The third FCPA resolution involved Westport Fuels Systems, Inc., a Canadian clean fuel technology company headquartered in Vancouver, Canada, and its former CEO, Gougarty. According to the SEC Press Release, beginning no later than 2016, Westport, acting through Gougarty and others, engaged in a scheme to bribe a Chinese government official to obtain business and a cash dividend payment by transferring shares of stock in Westport’s Chinese joint venture (JV) to a Chinese private equity fund in which the government official held a financial interest.
Additionally, the company concealed the identity of the Chinese private equity fund in its public filings, and in its books and records, by falsely identifying a different entity as the counterparty to the transaction. Gougarty caused Westport’s violations by circumventing Westport’s internal accounting controls and signing a false certification concerning the sufficiency of those controls.
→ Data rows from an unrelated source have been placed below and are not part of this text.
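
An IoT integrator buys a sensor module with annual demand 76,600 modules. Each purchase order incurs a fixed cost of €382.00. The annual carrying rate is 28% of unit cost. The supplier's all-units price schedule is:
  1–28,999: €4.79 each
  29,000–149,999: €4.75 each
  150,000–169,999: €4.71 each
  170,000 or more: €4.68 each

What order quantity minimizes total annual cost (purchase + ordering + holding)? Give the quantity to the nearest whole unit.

Q* ≈ 6,606 modules

Holding cost per unit per year at price C is H = 0.28·C.
For each price level, check whether its EOQ is feasible; otherwise the best quantity at that price is the breakpoint.
EOQ at €4.79 = 6605.6 (feasible in tier 1): TC = 76,600×€4.79 + (76,600/6605.6)×382 + (6605.6/2)×0.28×€4.79 = €375,773.47.
EOQ at €4.75 = 6633.4 < 29000, so use break Q=29000: TC = 76,600×€4.75 + (76,600/29000.0)×382 + (29000.0/2)×0.28×€4.75 = €384,144.01.
EOQ at €4.71 = 6661.5 < 150000, so use break Q=150000: TC = 76,600×€4.71 + (76,600/150000.0)×382 + (150000.0/2)×0.28×€4.71 = €459,891.07.
EOQ at €4.68 = 6682.8 < 170000, so use break Q=170000: TC = 76,600×€4.68 + (76,600/170000.0)×382 + (170000.0/2)×0.28×€4.68 = €470,044.12.
Lowest total cost is €375,773.47 at Q = 6605.6.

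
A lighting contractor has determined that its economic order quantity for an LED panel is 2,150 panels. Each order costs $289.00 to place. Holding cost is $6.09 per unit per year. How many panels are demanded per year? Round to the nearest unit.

Squaring Q* = √(2DS/H) gives Q*² = 2DS/H.
From Q* = √(2DS/H): D = Q*²H / (2S) = 2,150² × 6.09 / (2 × 289) = 48704.196.

D ≈ 48,704 panels per year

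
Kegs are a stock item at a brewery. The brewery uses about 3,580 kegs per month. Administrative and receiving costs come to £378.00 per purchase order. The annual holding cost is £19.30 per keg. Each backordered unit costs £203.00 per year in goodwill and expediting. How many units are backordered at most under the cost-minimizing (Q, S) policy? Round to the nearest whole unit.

Annual demand D = 3,580 × 12 = 42,960.
With planned backorders, Q* = √(2DS/H) · √((H+B)/B).
√(2DS/H) = √(2 × 42,960 × 378 / 19.3) = 1297.222.
√((H+B)/B) = √((19.3+203)/203) = 1.0465.
Q* ≈ 1357.488.
S* = Q* · H/(H+B) = 1357.488 × 19.3/222.3 ≈ 117.857.

S* ≈ 118 kegs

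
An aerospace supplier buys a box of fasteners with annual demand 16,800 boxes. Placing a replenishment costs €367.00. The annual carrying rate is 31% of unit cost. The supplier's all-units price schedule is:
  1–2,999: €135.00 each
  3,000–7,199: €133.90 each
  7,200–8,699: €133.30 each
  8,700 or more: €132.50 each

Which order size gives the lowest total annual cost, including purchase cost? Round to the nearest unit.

Q* ≈ 543 boxes

Holding cost per unit per year at price C is H = 0.31·C.
For each price level, check whether its EOQ is feasible; otherwise the best quantity at that price is the breakpoint.
EOQ at €135.00 = 542.8 (feasible in tier 1): TC = 16,800×€135.00 + (16,800/542.8)×367 + (542.8/2)×0.31×€135.00 = €2,290,716.97.
EOQ at €133.90 = 545.0 < 3000, so use break Q=3000: TC = 16,800×€133.90 + (16,800/3000.0)×367 + (3000.0/2)×0.31×€133.90 = €2,313,838.70.
EOQ at €133.30 = 546.3 < 7200, so use break Q=7200: TC = 16,800×€133.30 + (16,800/7200.0)×367 + (7200.0/2)×0.31×€133.30 = €2,389,059.13.
EOQ at €132.50 = 547.9 < 8700, so use break Q=8700: TC = 16,800×€132.50 + (16,800/8700.0)×367 + (8700.0/2)×0.31×€132.50 = €2,405,384.94.
Lowest total cost is €2,290,716.97 at Q = 542.8.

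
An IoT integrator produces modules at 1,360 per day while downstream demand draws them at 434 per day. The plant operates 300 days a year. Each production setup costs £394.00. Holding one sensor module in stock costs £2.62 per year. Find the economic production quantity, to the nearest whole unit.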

For all of these FCPA violations, Westport also agreed to pay $2,546,000 in disgorgement and prejudgment interest and a civil penalty of $1,500,000, and Gougarty agreed to pay a civil penalty of $120,000.
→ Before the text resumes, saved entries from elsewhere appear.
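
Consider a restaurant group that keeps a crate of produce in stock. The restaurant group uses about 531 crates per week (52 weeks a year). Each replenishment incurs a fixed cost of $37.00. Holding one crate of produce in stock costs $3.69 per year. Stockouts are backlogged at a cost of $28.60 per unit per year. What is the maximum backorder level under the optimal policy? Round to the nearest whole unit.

S* ≈ 90 crates

Annual demand D = 531 × 52 = 27,612.
With planned backorders, Q* = √(2DS/H) · √((H+B)/B).
√(2DS/H) = √(2 × 27,612 × 37 / 3.69) = 744.135.
√((H+B)/B) = √((3.69+28.6)/28.6) = 1.0626.
Q* ≈ 790.683.
S* = Q* · H/(H+B) = 790.683 × 3.69/32.29 ≈ 90.357.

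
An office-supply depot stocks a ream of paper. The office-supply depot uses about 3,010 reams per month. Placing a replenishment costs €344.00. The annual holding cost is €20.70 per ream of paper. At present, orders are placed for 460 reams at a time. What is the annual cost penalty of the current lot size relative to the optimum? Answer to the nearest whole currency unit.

Annual demand D = 3,010 × 12 = 36,120.
EOQ = √(2DS/H) = √(2 × 36,120 × 344 / 20.7) ≈ 1095.68.
Cost at Q* = (D/Q*)S + (Q*/2)H = √(2DSH) ≈ €22,680.53.
Cost at Q = 460: (36,120/460)×344 + (460/2)×20.7 = €27,011.48 + €4,761.00 = €31,772.48.
Excess = €31,772.48 − €22,680.53 = €9,091.94.

Extra cost ≈ €9,092 per year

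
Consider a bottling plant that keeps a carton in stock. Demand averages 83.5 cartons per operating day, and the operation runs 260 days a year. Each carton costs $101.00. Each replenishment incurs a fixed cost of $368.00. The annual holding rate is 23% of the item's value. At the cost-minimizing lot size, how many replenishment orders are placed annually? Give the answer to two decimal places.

Annual demand D = 83.5 × 260 = 21,710.
Holding cost H = 0.23 × $101.00 = $23.2300 per unit per year.
The optimal lot size = √(2DS/H) = √(2 × 21,710 × 368 / 23.23) ≈ 829.36.
Orders per year = D / Q* = 21,710 / 829.36 ≈ 26.177.

N ≈ 26.18 orders per year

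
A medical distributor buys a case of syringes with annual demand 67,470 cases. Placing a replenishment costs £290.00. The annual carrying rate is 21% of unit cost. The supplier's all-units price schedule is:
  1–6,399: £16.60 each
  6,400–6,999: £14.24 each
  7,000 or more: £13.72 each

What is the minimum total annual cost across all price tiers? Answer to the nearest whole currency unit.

TC* ≈ £938,568

Holding cost per unit per year at price C is H = 0.21·C.
Evaluate total cost at each tier's feasible EOQ or, if the EOQ is below the tier, at the tier's minimum quantity.
EOQ at £16.60 = 3350.5 (feasible in tier 1): TC = 67,470×£16.60 + (67,470/3350.5)×290 + (3350.5/2)×0.21×£16.60 = £1,131,681.74.
EOQ at £14.24 = 3617.5 < 6400, so use break Q=6400: TC = 67,470×£14.24 + (67,470/6400.0)×290 + (6400.0/2)×0.21×£14.24 = £973,399.31.
EOQ at £13.72 = 3685.4 < 7000, so use break Q=7000: TC = 67,470×£13.72 + (67,470/7000.0)×290 + (7000.0/2)×0.21×£13.72 = £938,567.79.
Lowest total cost among the candidates is at Q = 7000.0.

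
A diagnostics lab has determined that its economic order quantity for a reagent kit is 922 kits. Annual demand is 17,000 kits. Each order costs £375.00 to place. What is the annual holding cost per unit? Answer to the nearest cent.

Squaring Q* = √(2DS/H) gives Q*² = 2DS/H.
From Q* = √(2DS/H): H = 2DS / Q*² = 2 × 17,000 × 375 / 922² = 14.9985.

H ≈ £15.00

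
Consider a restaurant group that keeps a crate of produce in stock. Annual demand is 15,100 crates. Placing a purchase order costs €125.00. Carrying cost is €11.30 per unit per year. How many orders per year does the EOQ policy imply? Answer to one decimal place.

Q* = √(2DS/H) = √(2 × 15,100 × 125 / 11.3) ≈ 577.99.
Orders per year = D / Q* = 15,100 / 577.99 ≈ 26.125.

N ≈ 26.1 orders per year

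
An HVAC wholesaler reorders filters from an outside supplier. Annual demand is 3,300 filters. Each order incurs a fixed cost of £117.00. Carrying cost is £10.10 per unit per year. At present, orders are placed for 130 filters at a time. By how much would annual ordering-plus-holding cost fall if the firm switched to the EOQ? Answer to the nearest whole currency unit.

EOQ = √(2DS/H) = √(2 × 3,300 × 117 / 10.1) ≈ 276.51.
Cost at Q* = (D/Q*)S + (Q*/2)H = √(2DSH) ≈ £2,792.71.
Cost at Q = 130: (3,300/130)×117 + (130/2)×10.1 = £2,970.00 + £656.50 = £3,626.50.
Excess = £3,626.50 − £2,792.71 = £833.79.

Extra cost ≈ £834 per year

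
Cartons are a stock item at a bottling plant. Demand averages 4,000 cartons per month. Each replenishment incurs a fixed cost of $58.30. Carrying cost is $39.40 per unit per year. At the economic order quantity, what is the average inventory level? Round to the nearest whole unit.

Annual demand D = 4,000 × 12 = 48,000.
Q* = √(2DS/H) = √(2 × 48,000 × 58.3 / 39.4) ≈ 376.90.
Average inventory = Q*/2 ≈ 376.90 / 2 = 188.448.

Average inventory ≈ 188 cartons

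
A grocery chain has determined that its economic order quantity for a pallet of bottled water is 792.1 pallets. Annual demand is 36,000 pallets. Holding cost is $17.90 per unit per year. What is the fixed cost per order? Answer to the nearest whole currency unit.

Squaring Q* = √(2DS/H) gives Q*² = 2DS/H.
From Q* = √(2DS/H): S = Q*²H / (2D) = 792.1² × 17.9 / (2 × 36,000) = 155.9842.

S ≈ $156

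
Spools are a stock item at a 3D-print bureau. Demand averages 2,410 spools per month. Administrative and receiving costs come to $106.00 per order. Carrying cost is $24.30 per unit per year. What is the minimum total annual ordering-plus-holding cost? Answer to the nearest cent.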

There may well be additional cases announced on September 30 as the SEC works to close out its fiscal year.
There was one other FCPA matter which was announced last week which bears noting. As reported by Dick Cassin on the FCPA Blog, Luis Alberto Chacin Haddad, a Miami-based businessman pled guilty to a single FCPA conspiracy count was sentenced Wednesday to 51 months in federal prison. He admitted to bribing officials at Venezuela’s state-owned electricity company, Corpoelec, in exchange for $60 million in contracts for Florida-based businesses he owned with a co-conspirator.
As noted by Cassin, the Department of Justice (DOJ said of Chacin, “The nature and circumstances of the offense were serious: the scheme involved high-ranking officials in Venezuela (one of whom was a Minister); the recipients of the corrupt contracts were U.S. companies; proceeds from those contracts were transferred to and between bank accounts in the United States, thereby tainting the U.S. financial system; at least one kickback payment was made from a U.S. bank account; and the defendant and his co-defendant each profited $5.5 million from the scheme.”
Chacin asked the judge for an 18-month sentence which the DOJ opposed arguing for the full 60 months, as suggested by the Sentencing Guidelines. Judge Cecilia M. Altonaga, who Cassin noted is the “first Cuban-American woman appointed as a U.S. federal judge” sentenced Chacin to 51 months in prison and two years of supervised release.
All in all, it was quite a week in the FCPA.